Première
par Gérard Delorme
« C’est un des films les plus étranges jamais réalisés. Il traite d’un des grands mystères de la création, la vie et la mort. Prenez garde. Peut-être serez-vous choqué. Peut-être même serez-vous terrifié. Peu de films ont eu un tel impact. Mais je vous conseille de ne pas le prendre très sérieusement. »
Ce préambule, que prononce le présentateur de cinéma ambulant avant la projection du Frankenstein de James Whale dans L’Esprit de la ruche, pourrait être répété à peu de chose près pour présenter King Kong, que regarde à la télévision le jeune Conor dans Quelques minutes après minuit. Ce n’est pas un hasard si Juan Antonio Bayona commence son troisième long métrage (dont le titre original est A Monster Calls) en citant un film de grand monstre. Ce n’est pas non plus un hasard si le cinéaste se réfère implicitement au film séminal de Victor Erice dans lequel une petite fille de 7 ans trouvait, grâce au monstre de Frankenstein, une façon de survivre à la guerre civile espagnole.

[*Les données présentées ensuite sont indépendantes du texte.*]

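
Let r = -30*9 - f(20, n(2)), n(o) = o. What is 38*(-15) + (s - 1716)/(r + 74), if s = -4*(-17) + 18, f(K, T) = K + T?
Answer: -61315/109 ≈ -562.52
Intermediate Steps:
r = -292 (r = -30*9 - (20 + 2) = -270 - 1*22 = -270 - 22 = -292)
s = 86 (s = 68 + 18 = 86)
38*(-15) + (s - 1716)/(r + 74) = 38*(-15) + (86 - 1716)/(-292 + 74) = -570 - 1630/(-218) = -570 - 1630*(-1/218) = -570 + 815/109 = -61315/109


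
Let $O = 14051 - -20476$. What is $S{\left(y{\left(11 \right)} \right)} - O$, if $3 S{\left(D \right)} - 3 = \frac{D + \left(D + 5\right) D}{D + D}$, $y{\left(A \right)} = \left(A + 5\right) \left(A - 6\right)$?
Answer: $- \frac{103535}{3} \approx -34512.0$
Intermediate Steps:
$y{\left(A \right)} = \left(-6 + A\right) \left(5 + A\right)$ ($y{\left(A \right)} = \left(5 + A\right) \left(-6 + A\right) = \left(-6 + A\right) \left(5 + A\right)$)
$O = 34527$ ($O = 14051 + 20476 = 34527$)
$S{\left(D \right)} = 1 + \frac{D + D \left(5 + D\right)}{6 D}$ ($S{\left(D \right)} = 1 + \frac{\left(D + \left(D + 5\right) D\right) \frac{1}{D + D}}{3} = 1 + \frac{\left(D + \left(5 + D\right) D\right) \frac{1}{2 D}}{3} = 1 + \frac{\left(D + D \left(5 + D\right)\right) \frac{1}{2 D}}{3} = 1 + \frac{\frac{1}{2} \frac{1}{D} \left(D + D \left(5 + D\right)\right)}{3} = 1 + \frac{D + D \left(5 + D\right)}{6 D}$)
$S{\left(y{\left(11 \right)} \right)} - O = \left(2 + \frac{-30 + 11^{2} - 11}{6}\right) - 34527 = \left(2 + \frac{-30 + 121 - 11}{6}\right) - 34527 = \left(2 + \frac{1}{6} \cdot 80\right) - 34527 = \left(2 + \frac{40}{3}\right) - 34527 = \frac{46}{3} - 34527 = - \frac{103535}{3}$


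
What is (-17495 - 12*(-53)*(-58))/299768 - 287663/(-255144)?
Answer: 646041661/682892916 ≈ 0.94604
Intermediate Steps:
(-17495 - 12*(-53)*(-58))/299768 - 287663/(-255144) = (-17495 - (-636)*(-58))*(1/299768) - 287663*(-1/255144) = (-17495 - 1*36888)*(1/299768) + 287663/255144 = (-17495 - 36888)*(1/299768) + 287663/255144 = -54383*1/299768 + 287663/255144 = -7769/42824 + 287663/255144 = 646041661/682892916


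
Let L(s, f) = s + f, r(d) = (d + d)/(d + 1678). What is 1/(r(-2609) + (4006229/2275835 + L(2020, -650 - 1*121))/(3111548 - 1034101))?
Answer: 4401699658311095/24672971077530474 ≈ 0.17840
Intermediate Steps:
r(d) = 2*d/(1678 + d) (r(d) = (2*d)/(1678 + d) = 2*d/(1678 + d))
L(s, f) = f + s
1/(r(-2609) + (4006229/2275835 + L(2020, -650 - 1*121))/(3111548 - 1034101)) = 1/(2*(-2609)/(1678 - 2609) + (4006229/2275835 + ((-650 - 1*121) + 2020))/(3111548 - 1034101)) = 1/(2*(-2609)/(-931) + (4006229*(1/2275835) + ((-650 - 121) + 2020))/2077447) = 1/(2*(-2609)*(-1/931) + (4006229/2275835 + (-771 + 2020))*(1/2077447)) = 1/(5218/931 + (4006229/2275835 + 1249)*(1/2077447)) = 1/(5218/931 + (2846524144/2275835)*(1/2077447)) = 1/(5218/931 + 2846524144/4727926593245) = 1/(24672971077530474/4401699658311095) = 4401699658311095/24672971077530474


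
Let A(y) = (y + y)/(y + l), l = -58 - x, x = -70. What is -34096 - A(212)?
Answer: -954741/28 ≈ -34098.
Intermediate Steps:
l = 12 (l = -58 - 1*(-70) = -58 + 70 = 12)
A(y) = 2*y/(12 + y) (A(y) = (y + y)/(y + 12) = (2*y)/(12 + y) = 2*y/(12 + y))
-34096 - A(212) = -34096 - 2*212/(12 + 212) = -34096 - 2*212/224 = -34096 - 1*53/28 = -34096 - 53/28 = -954741/28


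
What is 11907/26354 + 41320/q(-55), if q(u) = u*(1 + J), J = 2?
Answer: -217396525/869682 ≈ -249.97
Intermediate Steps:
q(u) = 3*u (q(u) = u*(1 + 2) = u*3 = 3*u)
11907/26354 + 41320/q(-55) = 11907/26354 + 41320/((3*(-55))) = 11907*(1/26354) + 41320/(-165) = 11907/26354 + 41320*(-1/165) = 11907/26354 - 8264/33 = -217396525/869682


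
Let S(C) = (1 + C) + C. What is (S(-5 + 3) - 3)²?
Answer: 36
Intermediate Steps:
S(C) = 1 + 2*C
(S(-5 + 3) - 3)² = ((1 + 2*(-5 + 3)) - 3)² = ((1 + 2*(-2)) - 3)² = ((1 - 4) - 3)² = (-3 - 3)² = (-6)² = 36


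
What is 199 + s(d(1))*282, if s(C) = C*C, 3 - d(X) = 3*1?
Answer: 199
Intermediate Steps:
d(X) = 0 (d(X) = 3 - 3 = 0)
s(C) = C²
199 + s(d(1))*282 = 199 + 0²*282 = 199 + 0*282 = 199 + 0 = 199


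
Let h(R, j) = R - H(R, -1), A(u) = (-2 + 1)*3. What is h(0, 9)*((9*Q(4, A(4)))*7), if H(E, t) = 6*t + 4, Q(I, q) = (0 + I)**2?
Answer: 2016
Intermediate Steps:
A(u) = -3 (A(u) = -1*3 = -3)
Q(I, q) = I**2
H(E, t) = 4 + 6*t
h(R, j) = 2 + R (h(R, j) = R - (4 + 6*(-1)) = R - (4 - 6) = R - 1*(-2) = R + 2 = 2 + R)
h(0, 9)*((9*Q(4, A(4)))*7) = (2 + 0)*((9*4**2)*7) = 2*((9*16)*7) = 2*(144*7) = 2*1008 = 2016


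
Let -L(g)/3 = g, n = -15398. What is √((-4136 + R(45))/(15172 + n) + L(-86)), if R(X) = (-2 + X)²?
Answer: √13694470/226 ≈ 16.374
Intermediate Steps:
L(g) = -3*g
√((-4136 + R(45))/(15172 + n) + L(-86)) = √((-4136 + (-2 + 45)²)/(15172 - 15398) - 3*(-86)) = √((-4136 + 43²)/(-226) + 258) = √((-4136 + 1849)*(-1/226) + 258) = √(-2287*(-1/226) + 258) = √(2287/226 + 258) = √(60595/226) = √13694470/226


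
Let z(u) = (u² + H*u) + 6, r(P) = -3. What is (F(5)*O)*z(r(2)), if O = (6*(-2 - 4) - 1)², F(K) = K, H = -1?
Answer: 123210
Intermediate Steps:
z(u) = 6 + u² - u (z(u) = (u² - u) + 6 = 6 + u² - u)
O = 1369 (O = (6*(-6) - 1)² = (-36 - 1)² = (-37)² = 1369)
(F(5)*O)*z(r(2)) = (5*1369)*(6 + (-3)² - 1*(-3)) = 6845*(6 + 9 + 3) = 6845*18 = 123210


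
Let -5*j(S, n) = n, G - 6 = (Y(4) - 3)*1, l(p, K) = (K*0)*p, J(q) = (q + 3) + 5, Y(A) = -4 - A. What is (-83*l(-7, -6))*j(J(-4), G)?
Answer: 0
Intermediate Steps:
J(q) = 8 + q (J(q) = (3 + q) + 5 = 8 + q)
l(p, K) = 0 (l(p, K) = 0*p = 0)
G = -5 (G = 6 + ((-4 - 1*4) - 3)*1 = 6 + ((-4 - 4) - 3)*1 = 6 + (-8 - 3)*1 = 6 - 11*1 = 6 - 11 = -5)
j(S, n) = -n/5
(-83*l(-7, -6))*j(J(-4), G) = (-83*0)*(-1/5*(-5)) = 0*1 = 0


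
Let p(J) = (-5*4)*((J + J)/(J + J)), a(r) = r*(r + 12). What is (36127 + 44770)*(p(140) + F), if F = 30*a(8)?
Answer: 386687660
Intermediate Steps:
a(r) = r*(12 + r)
F = 4800 (F = 30*(8*(12 + 8)) = 30*(8*20) = 30*160 = 4800)
p(J) = -20 (p(J) = -20*2*J/(2*J) = -20*2*J*1/(2*J) = -20*1 = -20)
(36127 + 44770)*(p(140) + F) = (36127 + 44770)*(-20 + 4800) = 80897*4780 = 386687660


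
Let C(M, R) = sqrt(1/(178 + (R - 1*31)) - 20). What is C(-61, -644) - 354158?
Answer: -354158 + I*sqrt(4940677)/497 ≈ -3.5416e+5 + 4.4724*I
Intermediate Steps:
C(M, R) = sqrt(-20 + 1/(147 + R)) (C(M, R) = sqrt(1/(178 + (R - 31)) - 20) = sqrt(1/(178 + (-31 + R)) - 20) = sqrt(1/(147 + R) - 20) = sqrt(-20 + 1/(147 + R)))
C(-61, -644) - 354158 = sqrt((-2939 - 20*(-644))/(147 - 644)) - 354158 = sqrt((-2939 + 12880)/(-497)) - 354158 = sqrt(-1/497*9941) - 354158 = sqrt(-9941/497) - 354158 = I*sqrt(4940677)/497 - 354158 = -354158 + I*sqrt(4940677)/497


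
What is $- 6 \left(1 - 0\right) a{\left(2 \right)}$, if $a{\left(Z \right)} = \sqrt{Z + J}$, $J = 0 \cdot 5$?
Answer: $- 6 \sqrt{2} \approx -8.4853$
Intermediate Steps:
$J = 0$
$a{\left(Z \right)} = \sqrt{Z}$ ($a{\left(Z \right)} = \sqrt{Z + 0} = \sqrt{Z}$)
$- 6 \left(1 - 0\right) a{\left(2 \right)} = - 6 \left(1 - 0\right) \sqrt{2} = - 6 \left(1 + 0\right) \sqrt{2} = \left(-6\right) 1 \sqrt{2} = - 6 \sqrt{2}$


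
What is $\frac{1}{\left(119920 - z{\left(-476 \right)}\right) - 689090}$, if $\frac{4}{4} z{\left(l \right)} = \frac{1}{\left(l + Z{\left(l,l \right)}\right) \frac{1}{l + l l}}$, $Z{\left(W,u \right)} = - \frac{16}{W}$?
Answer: $- \frac{2832}{1610544145} \approx -1.7584 \cdot 10^{-6}$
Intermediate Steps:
$z{\left(l \right)} = \frac{l + l^{2}}{l - \frac{16}{l}}$ ($z{\left(l \right)} = \frac{1}{\left(l - \frac{16}{l}\right) \frac{1}{l + l l}} = \frac{1}{\left(l - \frac{16}{l}\right) \frac{1}{l + l^{2}}} = \frac{1}{\frac{1}{l + l^{2}} \left(l - \frac{16}{l}\right)} = \frac{l + l^{2}}{l - \frac{16}{l}}$)
$\frac{1}{\left(119920 - z{\left(-476 \right)}\right) - 689090} = \frac{1}{\left(119920 - \frac{\left(-476\right)^{2} \left(1 - 476\right)}{-16 + \left(-476\right)^{2}}\right) - 689090} = \frac{1}{\left(119920 - 226576 \frac{1}{-16 + 226576} \left(-475\right)\right) - 689090} = \frac{1}{\left(119920 - 226576 \cdot \frac{1}{226560} \left(-475\right)\right) - 689090} = \frac{1}{\left(119920 - - \frac{1345295}{2832}\right) - 689090} = \frac{1}{\left(119920 + \frac{1345295}{2832}\right) - 689090} = \frac{1}{\frac{340958735}{2832} - 689090} = \frac{1}{- \frac{1610544145}{2832}} = - \frac{2832}{1610544145}$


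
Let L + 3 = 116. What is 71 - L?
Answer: -42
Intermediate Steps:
L = 113 (L = -3 + 116 = 113)
71 - L = 71 - 1*113 = 71 - 113 = -42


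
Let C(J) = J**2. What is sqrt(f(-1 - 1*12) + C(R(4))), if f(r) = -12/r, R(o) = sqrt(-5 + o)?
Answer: I*sqrt(13)/13 ≈ 0.27735*I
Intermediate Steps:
sqrt(f(-1 - 1*12) + C(R(4))) = sqrt(-12/(-1 - 1*12) + (sqrt(-5 + 4))**2) = sqrt(-12/(-1 - 12) + (sqrt(-1))**2) = sqrt(-12/(-13) + I**2) = sqrt(-12*(-1/13) - 1) = sqrt(12/13 - 1) = sqrt(-1/13) = I*sqrt(13)/13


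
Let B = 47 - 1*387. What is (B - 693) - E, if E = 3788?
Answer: -4821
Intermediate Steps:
B = -340 (B = 47 - 387 = -340)
(B - 693) - E = (-340 - 693) - 1*3788 = -1033 - 3788 = -4821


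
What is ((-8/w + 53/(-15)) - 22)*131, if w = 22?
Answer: -559763/165 ≈ -3392.5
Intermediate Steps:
((-8/w + 53/(-15)) - 22)*131 = ((-8/22 + 53/(-15)) - 22)*131 = ((-8*1/22 + 53*(-1/15)) - 22)*131 = ((-4/11 - 53/15) - 22)*131 = (-643/165 - 22)*131 = -4273/165*131 = -559763/165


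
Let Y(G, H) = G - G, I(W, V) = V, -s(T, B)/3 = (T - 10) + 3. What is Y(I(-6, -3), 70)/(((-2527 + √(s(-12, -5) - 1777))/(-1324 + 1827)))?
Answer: 0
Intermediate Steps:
s(T, B) = 21 - 3*T (s(T, B) = -3*((T - 10) + 3) = -3*((-10 + T) + 3) = -3*(-7 + T) = 21 - 3*T)
Y(G, H) = 0
Y(I(-6, -3), 70)/(((-2527 + √(s(-12, -5) - 1777))/(-1324 + 1827))) = 0/(((-2527 + √((21 - 3*(-12)) - 1777))/(-1324 + 1827))) = 0/(((-2527 + √((21 + 36) - 1777))/503)) = 0/(((-2527 + √(57 - 1777))*(1/503))) = 0/(((-2527 + √(-1720))*(1/503))) = 0/(((-2527 + 2*I*√430)*(1/503))) = 0/(-2527/503 + 2*I*√430/503) = 0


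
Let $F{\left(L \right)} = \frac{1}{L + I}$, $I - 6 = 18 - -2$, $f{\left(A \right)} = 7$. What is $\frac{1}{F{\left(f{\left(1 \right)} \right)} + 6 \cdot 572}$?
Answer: $\frac{33}{113257} \approx 0.00029137$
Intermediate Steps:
$I = 26$ ($I = 6 + \left(18 - -2\right) = 6 + \left(18 + 2\right) = 6 + 20 = 26$)
$F{\left(L \right)} = \frac{1}{26 + L}$ ($F{\left(L \right)} = \frac{1}{L + 26} = \frac{1}{26 + L}$)
$\frac{1}{F{\left(f{\left(1 \right)} \right)} + 6 \cdot 572} = \frac{1}{\frac{1}{26 + 7} + 6 \cdot 572} = \frac{1}{\frac{1}{33} + 3432} = \frac{1}{\frac{113257}{33}} = \frac{33}{113257}$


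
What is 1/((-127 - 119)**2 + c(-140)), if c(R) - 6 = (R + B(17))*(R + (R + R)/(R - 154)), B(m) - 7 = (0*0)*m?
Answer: 3/237046 ≈ 1.2656e-5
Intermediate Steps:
B(m) = 7 (B(m) = 7 + (0*0)*m = 7 + 0*m = 7 + 0 = 7)
c(R) = 6 + (7 + R)*(R + 2*R/(-154 + R)) (c(R) = 6 + (R + 7)*(R + (R + R)/(R - 154)) = 6 + (7 + R)*(R + (2*R)/(-154 + R)) = 6 + (7 + R)*(R + 2*R/(-154 + R)))
1/((-127 - 119)**2 + c(-140)) = 1/((-127 - 119)**2 + (-924 + (-140)**3 - 1058*(-140) - 145*(-140)**2)/(-154 - 140)) = 1/((-246)**2 + (-924 - 2744000 + 148120 - 145*19600)/(-294)) = 1/(60516 - (-924 - 2744000 + 148120 - 2842000)/294) = 1/(60516 - 1/294*(-5438804)) = 1/(60516 + 55498/3) = 1/(237046/3) = 3/237046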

QUELQUES MINUTES APRÈS MINUIT : DU LIVRE AU FILM
Cauchemars récurrents
En évoquant King Kong, et plus généralement des dragons, des géants et des sorciers, Quelques minutes après minuit reproduit un thème présent dans toutes les cultures, mais particulièrement ardent dans le cinéma espagnol, qui accorde une grande importance au fantastique pour surmonter les difficultés de la réalité. Dans Mon voisin Totoro, ce sont deux petites filles qu’une sorte de chat géant aide à compenser l’absence de leur mère hospitalisée. Dans le film de Bayona, c’est un garçon, « trop vieux pour être encore un enfant, trop jeune pour être déjà adulte », qui souffre de cauchemars récurrents à l’idée de faire le deuil de sa mère, malade d'un cancer. Jusqu’au moment où prend vie un arbre géant qui annonce à Conor qu’il viendra par trois fois lui raconter trois contes. En retour, le garçon devra lui-même raconter au géant une histoire, et il devra dire la vérité. Illustrés en animation dans un style aquarelle, les récits du géant sont des fables dont les enseignements paradoxaux réfutent la pensée manichéenne et impliquent l’association des opposés. Cette prise de conscience va permettre au garçon d’accepter la mort de sa mère, au moment même où il semble lui dire le contraire : « Je ne supporte pas de te laisser partir. » La même notion, mais inversée, était au cœur de L’Orphelinat, où la mère, en « laissant aller », rejoignait son fils dans le monde des morts, alors que dans Quelques minutes après minuit, Conor choisit de rester dans le monde des vivants. Auparavant, il a évolué sans distinction entre la réalité et l’univers de fantasme qui lui permettait de converser avec le géant.
Du fantasme à la réalité
Cette capacité de passer d’un espace à un autre, que Bayona maîtrise dorénavant à la perfection, et que son mentor Guillermo Del Toro a exploité à fond dans L’Échine dudiable et Le Labyrinthe de Pan, a plusieurs intérêts. D’abord elle montre que la fiction aide à supporter les épreuves les plus dures, que ce soit la guerre civile ou un drame familial. En même temps, elle permet le mélange de genres, le fantastique servant de ciment principal à ce qui autrement se limiterait au documentaire social, ou à la reconstitution historique. Dans Quelques minutes après minuit, le procédé permet de traiter un drame sur le cancer tout en évoquant le passage à l’adolescence. Bayona utilise le géant comme principal passeur d’univers. Réalisé moitié en effets traditionnels et moitié en animation 3D, il est personnifié vigoureusement par la voix de Liam Neeson qui apporte une autorité à la fois rassurante et terrifiante. Une autre passeuse est la directrice d’école, jouée par Geraldine Chaplin, dans un rôle anecdotique comparé à celui de la medium qu’elle incarnait dans L’Orphelinat. Il faut souligner au passage la sensibilité de Bayona comme directeur d’acteurs, une grande partie de l’émotion du film passant par la justesse de ses interprètes, qui doivent trouver un équilibre délicat entre la noirceur de leurs épreuves et une sorte de sérénité spirituelle.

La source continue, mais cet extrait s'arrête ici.